Half a dozen demonstrators were injured in Parbat Thursday when security forces baton charged students who began burning tyres on main roads to halt traffic.

The Maoist students union said it would continue the closure till the security officials responsible tendered an apology.

Protests also erupted in other districts with demonstrators asking the government to roll back the hiked prices.

Nuwakot, Kavre, Banke, Baridya, Dang, Kailali, Kapilavastu, Syangja, Gorkha, Siraha and Tanahun districts saw protest marches even as Maoist groups stopped traffic in Kathmandu valley for an hour as a token protest.

Maoist students would continue the protests on Friday, when they would lay siege to the official residence of Prime Minister Girija Prasad Koirala, depositing empty cooking gas cylinders there to mock the government’s failure to improve supplies.

More protests are likely after eight major student groups announce a new strategy at the end of their joint meeting Friday.

Two powerful student groups associated with the ruling parties also joined the protests.
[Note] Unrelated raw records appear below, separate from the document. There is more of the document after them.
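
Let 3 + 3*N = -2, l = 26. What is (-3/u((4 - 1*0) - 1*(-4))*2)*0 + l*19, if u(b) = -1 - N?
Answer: 494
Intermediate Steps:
N = -5/3 (N = -1 + (⅓)*(-2) = -1 - ⅔ = -5/3 ≈ -1.6667)
u(b) = ⅔ (u(b) = -1 - 1*(-5/3) = -1 + 5/3 = ⅔)
(-3/u((4 - 1*0) - 1*(-4))*2)*0 + l*19 = (-3/⅔*2)*0 + 26*19 = (-3*3/2*2)*0 + 494 = -9/2*2*0 + 494 = -9*0 + 494 = 0 + 494 = 494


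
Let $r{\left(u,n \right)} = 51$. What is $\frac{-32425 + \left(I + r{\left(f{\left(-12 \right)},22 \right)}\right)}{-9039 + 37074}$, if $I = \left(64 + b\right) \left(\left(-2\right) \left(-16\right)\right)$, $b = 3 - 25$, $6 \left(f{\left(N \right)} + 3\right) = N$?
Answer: $- \frac{6206}{5607} \approx -1.1068$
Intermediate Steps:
$f{\left(N \right)} = -3 + \frac{N}{6}$
$b = -22$
$I = 1344$ ($I = \left(64 - 22\right) \left(\left(-2\right) \left(-16\right)\right) = 42 \cdot 32 = 1344$)
$\frac{-32425 + \left(I + r{\left(f{\left(-12 \right)},22 \right)}\right)}{-9039 + 37074} = \frac{-32425 + \left(1344 + 51\right)}{-9039 + 37074} = \frac{-32425 + 1395}{28035} = \left(-31030\right) \frac{1}{28035} = - \frac{6206}{5607}$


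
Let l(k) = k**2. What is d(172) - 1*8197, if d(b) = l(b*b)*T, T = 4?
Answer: 3500844027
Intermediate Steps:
d(b) = 4*b**4 (d(b) = (b*b)**2*4 = (b**2)**2*4 = b**4*4 = 4*b**4)
d(172) - 1*8197 = 4*172**4 - 1*8197 = 4*875213056 - 8197 = 3500852224 - 8197 = 3500844027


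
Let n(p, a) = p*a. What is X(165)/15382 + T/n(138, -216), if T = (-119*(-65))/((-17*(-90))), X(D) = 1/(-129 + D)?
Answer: -692429/4126559904 ≈ -0.00016780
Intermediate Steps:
n(p, a) = a*p
T = 91/18 (T = 7735/1530 = 7735*(1/1530) = 91/18 ≈ 5.0556)
X(165)/15382 + T/n(138, -216) = 1/((-129 + 165)*15382) + 91/(18*((-216*138))) = (1/15382)/36 + (91/18)/(-29808) = (1/36)*(1/15382) + (91/18)*(-1/29808) = 1/553752 - 91/536544 = -692429/4126559904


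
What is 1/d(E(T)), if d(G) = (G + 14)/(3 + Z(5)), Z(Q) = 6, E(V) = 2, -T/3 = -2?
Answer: 9/16 ≈ 0.56250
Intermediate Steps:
T = 6 (T = -3*(-2) = 6)
d(G) = 14/9 + G/9 (d(G) = (G + 14)/(3 + 6) = (14 + G)/9 = (14 + G)*(⅑) = 14/9 + G/9)
1/d(E(T)) = 1/(14/9 + (⅑)*2) = 1/(14/9 + 2/9) = 1/(16/9) = 9/16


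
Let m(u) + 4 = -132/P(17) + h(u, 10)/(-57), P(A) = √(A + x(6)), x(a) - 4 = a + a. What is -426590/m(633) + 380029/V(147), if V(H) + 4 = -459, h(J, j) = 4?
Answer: -202710133742/48083939 + 692995455*√33/207706 ≈ 14951.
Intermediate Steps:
x(a) = 4 + 2*a (x(a) = 4 + (a + a) = 4 + 2*a)
P(A) = √(16 + A) (P(A) = √(A + (4 + 2*6)) = √(A + (4 + 12)) = √(A + 16) = √(16 + A))
V(H) = -463 (V(H) = -4 - 459 = -463)
m(u) = -232/57 - 4*√33 (m(u) = -4 + (-132/√(16 + 17) + 4/(-57)) = -4 + (-132*√33/33 + 4*(-1/57)) = -4 + (-4*√33 - 4/57) = -4 + (-4/57 - 4*√33) = -232/57 - 4*√33)
-426590/m(633) + 380029/V(147) = -426590/(-232/57 - 4*√33) + 380029/(-463) = -426590/(-232/57 - 4*√33) + 380029*(-1/463) = -426590/(-232/57 - 4*√33) - 380029/463 = -380029/463 - 426590/(-232/57 - 4*√33)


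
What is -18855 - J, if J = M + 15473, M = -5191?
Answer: -29137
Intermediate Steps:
J = 10282 (J = -5191 + 15473 = 10282)
-18855 - J = -18855 - 1*10282 = -18855 - 10282 = -29137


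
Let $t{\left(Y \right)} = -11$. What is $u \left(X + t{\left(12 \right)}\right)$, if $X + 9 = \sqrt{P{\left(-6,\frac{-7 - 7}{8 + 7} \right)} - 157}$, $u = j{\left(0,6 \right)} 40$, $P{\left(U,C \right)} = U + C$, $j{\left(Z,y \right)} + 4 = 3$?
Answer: $800 - \frac{8 i \sqrt{36885}}{3} \approx 800.0 - 512.15 i$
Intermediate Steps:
$j{\left(Z,y \right)} = -1$ ($j{\left(Z,y \right)} = -4 + 3 = -1$)
$P{\left(U,C \right)} = C + U$
$u = -40$ ($u = \left(-1\right) 40 = -40$)
$X = -9 + \frac{i \sqrt{36885}}{15}$ ($X = -9 + \sqrt{\left(\frac{-7 - 7}{8 + 7} - 6\right) - 157} = -9 + \sqrt{\left(- \frac{14}{15} - 6\right) - 157} = -9 + \sqrt{- \frac{104}{15} - 157} = -9 + \sqrt{- \frac{2459}{15}} = -9 + \frac{i \sqrt{36885}}{15} \approx -9.0 + 12.804 i$)
$u \left(X + t{\left(12 \right)}\right) = - 40 \left(\left(-9 + \frac{i \sqrt{36885}}{15}\right) - 11\right) = - 40 \left(-20 + \frac{i \sqrt{36885}}{15}\right) = 800 - \frac{8 i \sqrt{36885}}{3}$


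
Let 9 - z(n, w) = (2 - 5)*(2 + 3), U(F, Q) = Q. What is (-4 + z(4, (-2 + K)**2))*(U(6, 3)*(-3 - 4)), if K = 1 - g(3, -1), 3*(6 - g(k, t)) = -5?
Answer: -420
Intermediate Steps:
g(k, t) = 23/3 (g(k, t) = 6 - 1/3*(-5) = 6 + 5/3 = 23/3)
K = -20/3 (K = 1 - 1*23/3 = 1 - 23/3 = -20/3 ≈ -6.6667)
z(n, w) = 24 (z(n, w) = 9 - (2 - 5)*(2 + 3) = 9 - (-3)*5 = 9 - 1*(-15) = 9 + 15 = 24)
(-4 + z(4, (-2 + K)**2))*(U(6, 3)*(-3 - 4)) = (-4 + 24)*(3*(-3 - 4)) = 20*(3*(-7)) = 20*(-21) = -420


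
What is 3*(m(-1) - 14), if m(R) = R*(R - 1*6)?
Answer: -21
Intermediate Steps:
m(R) = R*(-6 + R) (m(R) = R*(R - 6) = R*(-6 + R))
3*(m(-1) - 14) = 3*(-(-6 - 1) - 14) = 3*(-1*(-7) - 14) = 3*(7 - 14) = 3*(-7) = -21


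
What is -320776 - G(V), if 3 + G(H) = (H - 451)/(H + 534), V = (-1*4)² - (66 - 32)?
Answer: -165518399/516 ≈ -3.2077e+5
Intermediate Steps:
V = -18 (V = (-4)² - 1*34 = 16 - 34 = -18)
G(H) = -3 + (-451 + H)/(534 + H) (G(H) = -3 + (H - 451)/(H + 534) = -3 + (-451 + H)/(534 + H))
-320776 - G(V) = -320776 - (-2053 - 2*(-18))/(534 - 18) = -320776 - (-2053 + 36)/516 = -320776 - (-2017)/516 = -320776 - 1*(-2017/516) = -320776 + 2017/516 = -165518399/516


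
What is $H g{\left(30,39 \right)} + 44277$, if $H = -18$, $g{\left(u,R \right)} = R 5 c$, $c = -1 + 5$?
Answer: $30237$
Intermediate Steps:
$c = 4$
$g{\left(u,R \right)} = 20 R$ ($g{\left(u,R \right)} = R 5 \cdot 4 = 5 R 4 = 20 R$)
$H g{\left(30,39 \right)} + 44277 = - 18 \cdot 20 \cdot 39 + 44277 = \left(-18\right) 780 + 44277 = -14040 + 44277 = 30237$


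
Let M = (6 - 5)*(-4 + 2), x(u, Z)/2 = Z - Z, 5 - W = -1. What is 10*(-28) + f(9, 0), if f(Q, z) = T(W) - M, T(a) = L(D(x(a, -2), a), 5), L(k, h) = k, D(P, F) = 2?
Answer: -276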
The student union of the second-largest party in the government, the Communist Party of Nepal-Unified Marxist Leninist, condemned the price hike and said it would oppose it.
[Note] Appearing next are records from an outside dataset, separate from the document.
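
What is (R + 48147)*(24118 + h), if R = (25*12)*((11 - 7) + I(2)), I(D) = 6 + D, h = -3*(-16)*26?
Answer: 1312614402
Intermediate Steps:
h = 1248 (h = 48*26 = 1248)
R = 3600 (R = (25*12)*((11 - 7) + (6 + 2)) = 300*(4 + 8) = 300*12 = 3600)
(R + 48147)*(24118 + h) = (3600 + 48147)*(24118 + 1248) = 51747*25366 = 1312614402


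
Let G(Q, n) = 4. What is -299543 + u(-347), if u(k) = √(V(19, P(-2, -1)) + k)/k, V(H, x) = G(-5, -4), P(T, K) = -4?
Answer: -299543 - 7*I*√7/347 ≈ -2.9954e+5 - 0.053373*I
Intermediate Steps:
V(H, x) = 4
u(k) = √(4 + k)/k
-299543 + u(-347) = -299543 + √(4 - 347)/(-347) = -299543 - 7*I*√7/347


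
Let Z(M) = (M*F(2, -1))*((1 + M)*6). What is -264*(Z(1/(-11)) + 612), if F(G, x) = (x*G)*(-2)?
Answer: -1771488/11 ≈ -1.6104e+5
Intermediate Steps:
F(G, x) = -2*G*x (F(G, x) = (G*x)*(-2) = -2*G*x)
Z(M) = 4*M*(6 + 6*M) (Z(M) = (M*(-2*2*(-1)))*((1 + M)*6) = (M*4)*(6 + 6*M) = (4*M)*(6 + 6*M) = 4*M*(6 + 6*M))
-264*(Z(1/(-11)) + 612) = -264*(24*(1 + 1/(-11))/(-11) + 612) = -264*(24*(-1/11)*(1 - 1/11) + 612) = -264*(24*(-1/11)*(10/11) + 612) = -264*(-240/121 + 612) = -264*73812/121 = -1771488/11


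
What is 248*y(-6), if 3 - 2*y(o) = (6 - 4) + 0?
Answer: 124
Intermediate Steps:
y(o) = 1/2 (y(o) = 3/2 - ((6 - 4) + 0)/2 = 3/2 - (2 + 0)/2 = 3/2 - 1/2*2 = 3/2 - 1 = 1/2)
248*y(-6) = 248*(1/2) = 124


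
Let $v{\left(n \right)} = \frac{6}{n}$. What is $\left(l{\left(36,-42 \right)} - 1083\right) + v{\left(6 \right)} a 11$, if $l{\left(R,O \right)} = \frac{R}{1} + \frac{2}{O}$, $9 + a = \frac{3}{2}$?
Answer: $- \frac{47441}{42} \approx -1129.5$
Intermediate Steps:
$a = - \frac{15}{2}$ ($a = -9 + \frac{3}{2} = - \frac{15}{2} \approx -7.5$)
$l{\left(R,O \right)} = R + \frac{2}{O}$ ($l{\left(R,O \right)} = R 1 + \frac{2}{O} = R + \frac{2}{O}$)
$\left(l{\left(36,-42 \right)} - 1083\right) + v{\left(6 \right)} a 11 = \left(\left(36 + \frac{2}{-42}\right) - 1083\right) + \frac{6}{6} \left(- \frac{15}{2}\right) 11 = \left(\left(36 + 2 \left(- \frac{1}{42}\right)\right) - 1083\right) + 6 \cdot \frac{1}{6} \left(- \frac{15}{2}\right) 11 = \left(\left(36 - \frac{1}{21}\right) - 1083\right) + 1 \left(- \frac{15}{2}\right) 11 = \left(\frac{755}{21} - 1083\right) - \frac{165}{2} = - \frac{21988}{21} - \frac{165}{2} = - \frac{47441}{42}$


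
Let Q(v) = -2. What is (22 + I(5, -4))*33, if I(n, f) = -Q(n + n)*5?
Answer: 1056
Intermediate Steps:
I(n, f) = 10 (I(n, f) = -1*(-2)*5 = 2*5 = 10)
(22 + I(5, -4))*33 = (22 + 10)*33 = 32*33 = 1056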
Its peer, affiliated to the Nepal Workers and Peasants Party, which is supporting the government from outside, staged protests in Bhaktapur, where the party has a strong base.
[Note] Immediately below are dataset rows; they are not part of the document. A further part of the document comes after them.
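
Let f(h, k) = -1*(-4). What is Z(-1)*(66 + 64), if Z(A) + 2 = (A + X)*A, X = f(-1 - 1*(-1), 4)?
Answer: -650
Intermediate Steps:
f(h, k) = 4
X = 4
Z(A) = -2 + A*(4 + A) (Z(A) = -2 + (A + 4)*A = -2 + (4 + A)*A = -2 + A*(4 + A))
Z(-1)*(66 + 64) = (-2 + (-1)² + 4*(-1))*(66 + 64) = (-2 + 1 - 4)*130 = -5*130 = -650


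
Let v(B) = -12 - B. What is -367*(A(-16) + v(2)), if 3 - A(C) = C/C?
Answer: 4404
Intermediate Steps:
A(C) = 2 (A(C) = 3 - C/C = 3 - 1*1 = 3 - 1 = 2)
-367*(A(-16) + v(2)) = -367*(2 + (-12 - 1*2)) = -367*(2 + (-12 - 2)) = -367*(2 - 14) = -367*(-12) = 4404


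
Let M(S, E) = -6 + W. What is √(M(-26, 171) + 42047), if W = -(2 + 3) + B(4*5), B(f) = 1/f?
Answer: √4203605/10 ≈ 205.03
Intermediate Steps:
W = -99/20 (W = -(2 + 3) + 1/(4*5) = -1*5 + 1/20 = -5 + 1/20 = -99/20 ≈ -4.9500)
M(S, E) = -219/20 (M(S, E) = -6 - 99/20 = -219/20)
√(M(-26, 171) + 42047) = √(-219/20 + 42047) = √(840721/20) = √4203605/10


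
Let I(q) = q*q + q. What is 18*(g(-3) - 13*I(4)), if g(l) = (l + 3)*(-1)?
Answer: -4680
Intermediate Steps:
g(l) = -3 - l (g(l) = (3 + l)*(-1) = -3 - l)
I(q) = q + q² (I(q) = q² + q = q + q²)
18*(g(-3) - 13*I(4)) = 18*((-3 - 1*(-3)) - 52*(1 + 4)) = 18*((-3 + 3) - 52*5) = 18*(0 - 13*20) = 18*(0 - 260) = 18*(-260) = -4680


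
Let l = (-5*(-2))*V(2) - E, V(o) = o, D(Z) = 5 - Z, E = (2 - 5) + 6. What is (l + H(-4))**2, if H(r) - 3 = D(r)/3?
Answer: 529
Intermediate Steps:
E = 3 (E = -3 + 6 = 3)
H(r) = 14/3 - r/3 (H(r) = 3 + (5 - r)/3 = 3 + (5 - r)*(1/3) = 3 + (5/3 - r/3) = 14/3 - r/3)
l = 17 (l = -5*(-2)*2 - 1*3 = 10*2 - 3 = 20 - 3 = 17)
(l + H(-4))**2 = (17 + (14/3 - 1/3*(-4)))**2 = (17 + (14/3 + 4/3))**2 = (17 + 6)**2 = 23**2 = 529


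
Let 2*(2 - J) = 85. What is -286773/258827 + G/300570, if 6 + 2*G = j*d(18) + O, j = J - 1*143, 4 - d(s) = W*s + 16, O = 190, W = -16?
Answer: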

Maoist spokesperson and former information and communications minister Krishna Bahadur Mahara distanced his party from the hike, saying it blamed the rampant corruption, mismanagement and pilferage in the state-owned Nepal Oil Corporation (NOC) for the rise in fuel prices.

Issuing a statement, the Maoist MP said corruption should be controlled first, commissions reduced and a national consensus taken before revising oil prices.

A growing power in the Terai plains in the south, the Madhesi Janadhikar Forum, has also flayed the hike.

A pressure group, Nepal Consumers Association, joined the chorus of protests, saying NOC should first cut down on commission to dealers, which at three percent was the highest in South Asia.

However, a defiant NOC chief Digambar Jha said prices could be increased further if world market prices continued to rise.

Due to the fear of the unrest the Koirala government had been baulking at increasing fuel prices despite whopping losses suffered by the NOC.

However, after failing to keep its pledge to hold an election in November and facing drastic reduction in oil supply by Indian Oil Corporation (IOC), the sole oil exporter to Nepal, it was finally forced to hike prices at midnight Wednesday.

From Thursday, the wholesale price of petrol has gone up by Nepali Rs.6 to cost Rs.73 per litre, diesel is Rs.3 dearer at Rs.55.86 per litre, and kerosene costs Rs.3 more at Rs.51 per litre.

Cooking gas costs Rs.1,100 per cylinder, a hike of Rs.200.

The hike will help NOC reduce its monthly losses to Rs.70 million from Rs.400 million.

The cash-strapped NOC owes Rs.5 billion to IOC, as well as Rs.6 billion to government organisations, banks and other entities, from whom it has been frantically borrowing each month to pay the IOC.